Si la reforma del Tratado de Maastricht es capaz de potenciar las citadas cinco prioridades (empleo, cultura, ciudadanía social, seguridad y ciencia), se habrá situado en el buen rumbo y habremos acercado Europa a sus habitantes.

Pero nos falta la dirección o gobierno de la nave. Sin conductor no hay rumbo real. Sucede que la Unión Europea carece de un foco o centro de gravedad, y sigue siendo una suma algo caótica de voluntades. Sin cohesión política no hay cohesión social. No se podrá sostener a una futura Europa de más de veinte Estados con el sistema institucional confuso y deficitario que hasta ahora ha tenido.

La Unión demanda un Gobierno fuerte y legítimo, basado en la bicefalia federalizante de una Comisión -cuyo presidente sea elegido y censurado por el Parlamento Europeo-, y un Consejo de Ministros controlado también por ese Parlamento. En la bicefalia descrita, la voz y el rostro de la Unión es, de forma natural, el presidente de la Comisión, que es quien debe designar o cesar a los comisarios y quien tiene que mantener su capacidad de iniciativa y propuesta al Consejo de Ministros, y que debería ser el "señor PESC" (Política Exterior o de Seguridad Común).

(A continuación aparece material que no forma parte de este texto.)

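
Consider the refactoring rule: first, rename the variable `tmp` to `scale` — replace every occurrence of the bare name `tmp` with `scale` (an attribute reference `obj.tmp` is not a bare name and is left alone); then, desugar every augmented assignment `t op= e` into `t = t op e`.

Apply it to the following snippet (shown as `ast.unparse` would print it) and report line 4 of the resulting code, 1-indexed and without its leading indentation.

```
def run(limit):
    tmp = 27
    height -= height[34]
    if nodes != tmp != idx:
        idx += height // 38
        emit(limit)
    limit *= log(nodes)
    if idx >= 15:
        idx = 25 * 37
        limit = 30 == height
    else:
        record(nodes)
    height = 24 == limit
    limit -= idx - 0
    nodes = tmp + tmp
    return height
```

Transformed code:
def run(limit):
    scale = 27
    height = height - height[34]
    if nodes != scale != idx:
        idx = idx + height // 38
        emit(limit)
    limit = limit * log(nodes)
    if idx >= 15:
        idx = 25 * 37
        limit = 30 == height
    else:
        record(nodes)
    height = 24 == limit
    limit = limit - (idx - 0)
    nodes = scale + scale
    return height

if nodes != scale != idx:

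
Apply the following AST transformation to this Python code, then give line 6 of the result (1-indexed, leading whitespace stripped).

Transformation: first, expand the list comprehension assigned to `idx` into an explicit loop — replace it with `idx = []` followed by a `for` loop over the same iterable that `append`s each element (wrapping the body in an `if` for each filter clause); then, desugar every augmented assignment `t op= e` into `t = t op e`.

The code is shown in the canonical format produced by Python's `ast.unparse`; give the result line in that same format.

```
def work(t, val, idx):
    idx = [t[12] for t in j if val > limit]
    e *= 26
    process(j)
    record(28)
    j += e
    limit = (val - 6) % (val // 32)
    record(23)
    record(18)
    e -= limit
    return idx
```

Transformed code:
def work(t, val, idx):
    idx = []
    for t in j:
        if val > limit:
            idx.append(t[12])
    e = e * 26
    process(j)
    record(28)
    j = j + e
    limit = (val - 6) % (val // 32)
    record(23)
    record(18)
    e = e - limit
    return idx

e = e * 26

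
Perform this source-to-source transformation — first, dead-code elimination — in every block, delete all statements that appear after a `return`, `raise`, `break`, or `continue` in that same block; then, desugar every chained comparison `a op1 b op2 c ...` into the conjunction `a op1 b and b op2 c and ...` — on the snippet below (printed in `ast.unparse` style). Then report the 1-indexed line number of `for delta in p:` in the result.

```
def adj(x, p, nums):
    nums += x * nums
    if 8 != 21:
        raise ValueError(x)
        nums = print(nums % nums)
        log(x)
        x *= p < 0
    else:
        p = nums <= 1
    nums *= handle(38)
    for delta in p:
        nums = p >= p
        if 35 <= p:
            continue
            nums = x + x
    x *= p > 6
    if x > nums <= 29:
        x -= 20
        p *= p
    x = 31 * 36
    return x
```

8

Transformed code:
def adj(x, p, nums):
    nums += x * nums
    if 8 != 21:
        raise ValueError(x)
    else:
        p = nums <= 1
    nums *= handle(38)
    for delta in p:
        nums = p >= p
        if 35 <= p:
            continue
    x *= p > 6
    if x > nums and nums <= 29:
        x -= 20
        p *= p
    x = 31 * 36
    return x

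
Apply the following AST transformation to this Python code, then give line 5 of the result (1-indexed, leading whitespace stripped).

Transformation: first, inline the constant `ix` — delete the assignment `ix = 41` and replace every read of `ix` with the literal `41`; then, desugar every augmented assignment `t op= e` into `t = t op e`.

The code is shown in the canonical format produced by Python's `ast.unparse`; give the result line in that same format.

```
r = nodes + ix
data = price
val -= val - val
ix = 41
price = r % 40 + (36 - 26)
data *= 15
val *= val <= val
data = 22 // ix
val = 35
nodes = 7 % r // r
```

Transformed code:
r = nodes + 41
data = price
val = val - (val - val)
price = r % 40 + (36 - 26)
data = data * 15
val = val * (val <= val)
data = 22 // 41
val = 35
nodes = 7 % r // r

data = data * 15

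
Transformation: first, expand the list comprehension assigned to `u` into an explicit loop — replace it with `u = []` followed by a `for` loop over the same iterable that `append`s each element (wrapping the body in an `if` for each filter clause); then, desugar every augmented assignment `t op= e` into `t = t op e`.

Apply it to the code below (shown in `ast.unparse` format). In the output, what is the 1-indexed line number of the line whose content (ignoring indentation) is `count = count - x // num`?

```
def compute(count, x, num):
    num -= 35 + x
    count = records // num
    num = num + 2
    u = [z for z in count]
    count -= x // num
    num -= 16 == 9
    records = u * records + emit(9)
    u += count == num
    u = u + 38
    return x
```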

Necesitamos, además, un Parlamento colegislador que sea producto no de 15 elecciones nacionales, sino de una elección europea, sólo posible si una parte de esa Cámara, al menos, es elegida, con un sistema de listas supranacionales y circunscripción territorial de toda la Unión. Se. trata de obligar a alianzas europeas, a definir un "interés europeo", y poder elegir entre diversas políticas orientadas ideológicamente, de ámbito supranacional.

El euro será fuerte si tiene un Parlamento y un Gobierno sólido detrás (Comisión más Consejo) que sea capaz de controlar la política monetaria del Banco Central Europeo, y si hay un presupuesto sin trabas ni límites de gastos obligatorios para la Cámara.

Europa sólo puede avanzar, en suma, con un Gobierno político, es decir, con objetivos claros, con directrices inteligibles en política interior y exterior, en donde la mayoría cualificada sea la regla, y en donde quepan "abstenciones constructivas" que no bloqueen la mayor integración y actividad de la Unión.

A ese respecto, a Europa le ha faltado y le falta flexibilidad para que los Estados que lo deseen puedan ir más rápido en integración. Éste puede convertirse en el gran debate de la reforma del Tratado de Maastricht. ¿Pueden unos pocos Estados frenar el avance de la mayoría, como ha sucedido con la política social, en que el Reino Unido impidió la vigencia jurídica de la Carta Social?

A mi juicio, habría que adentrarse sin reservas en la senda de la flexibilidad, para impedir que se creen núcleos duros de facto y como forma de ir relevando o compensando al eje franco-alemán en la dirección de Europa. Pero esa flexibilidad o geometría variable tiene que regularse, para que pueda aplicarse solidaria y no oligárquicamente. ¿Cómo hacerlo? Primero, fijando el ritmo del avance de los Estados que quieran europeizar a mayor velocidad sus políticas. Segundo, tasando los ámbitos en que sea posible (empezaría por la armonización fiscal y la política social y de empleo). Tercero, exigiendo un número mínimo de Estados para formar esa cooperación reforzada (3/5 al menos). Cuarto, ayudando a los que, queden descolgados.

Estos son, pienso, los grandes temas que hay que proponer a la discusión libre en el momento actual del proyecto europeo, cuando se va a reformar el Tratado de la Unión Europea, cuando ésta se va a ampliar, cuando la unión económica y monetaria progresa imparablemente, cuando la integración económica de los países es un hecho que lanza al nivel superior las fundamentales decisiones. Esta coyuntura es incompatible con la ausencia de ilusiones motivadoras para los ciudadanos y con un Gobierno débil de Europa, y es insostenible sin diálogo y acercamiento político; en definitiva, sin pasar de la Europa espacio a la Europa política y social.

Diego López Garrido es secretario general del Partido Democrático de la Nueva Izquierda.